Located about 150 miles northeast of Tokyo, the plant's cooling systems were first shaken by a magnitude-9.0 earthquake and then swamped by a massive tsunami on March 11. The one-two combination led to explosions and meltdowns of three of the six nuclear reactors at the plant. During the chaperoned visit, the reactor buildings were still surrounded by broken-down trucks, dented water tanks, and twisted metal fences, Reuters reported.
Even so, Masao Yoshida, manager of the Fukushima Daiichi plant, told the visiting journalists Saturday, From the data at the plant that I have seen, there is no doubt that the reactors have been stabilized.
The Tokyo Electric Power Co. has reportedly succeeded in bringing down temperatures at all three damaged reactors from levels considered dangerous, allowing Tepco workers to enter the reactor buildings. According to Yoshida, however, there is still danger involved for those working there.
The triple disaster in March killed an estimated 20,000 people. And the accident at the Fukushima Daiichi plant is the worst nuclear mishap since the Chernobyl event in the former Soviet Union 25 years ago. The accident forced the Japanese government to declare an evacuation zone with a 12-mile radius around the plant that led to an estimated 80,000 residents being evacuated.
Nevertheless, government officials appear happy with the progress made so far.
I think it's remarkable that we've come this far, The Guardian of London quoted Goshi Hosono, the environment minister, as saying, The situation at the beginning was extremely severe.

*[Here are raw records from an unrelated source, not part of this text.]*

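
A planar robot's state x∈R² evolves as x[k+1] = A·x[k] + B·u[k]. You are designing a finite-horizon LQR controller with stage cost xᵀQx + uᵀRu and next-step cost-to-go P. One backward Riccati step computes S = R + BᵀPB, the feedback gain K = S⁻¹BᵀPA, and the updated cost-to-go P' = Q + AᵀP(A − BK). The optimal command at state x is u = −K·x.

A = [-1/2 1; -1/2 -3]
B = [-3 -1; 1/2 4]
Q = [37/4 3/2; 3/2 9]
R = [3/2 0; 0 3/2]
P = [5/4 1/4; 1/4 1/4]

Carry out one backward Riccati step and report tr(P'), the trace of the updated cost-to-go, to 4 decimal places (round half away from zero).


BᵀP = [-3.6250 -0.6250; -0.2500 0.7500]
S = R + BᵀPB = [3/2 0; 0 3/2] + [10.5625 1.1250; 1.1250 3.2500] = [12.0625 1.1250; 1.1250 4.7500]
BᵀPA = [2.1250 -1.7500; -0.2500 -2.5000]
K = S⁻¹·BᵀPA = [0.1852 -0.0982; -0.0965 -0.5031]
A−BK = [-0.0410 0.2025; -0.2066 -0.9387]
AᵀP(A−BK) = [0.0824 0.0828; 0.0828 0.5706]
P' = Q + AᵀP(A−BK) = [9.3324 1.5828; 1.5828 9.5706]
tr(P') = 18.9030

18.9030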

At least we can say we have overcome the worst.
Every time I come back, I feel conditions have improved. This is due to your hard work, Hosono told workers at the plant.
Tepco believes it will be able to declare a cold shutdown by the end of the year. A cold shutdown is one of the conditions that must be met before the government considers lifting its ban on entry into the area.
According to a government report released this month, the decommissioning of Fukushima Daiichi could take 30 or more years.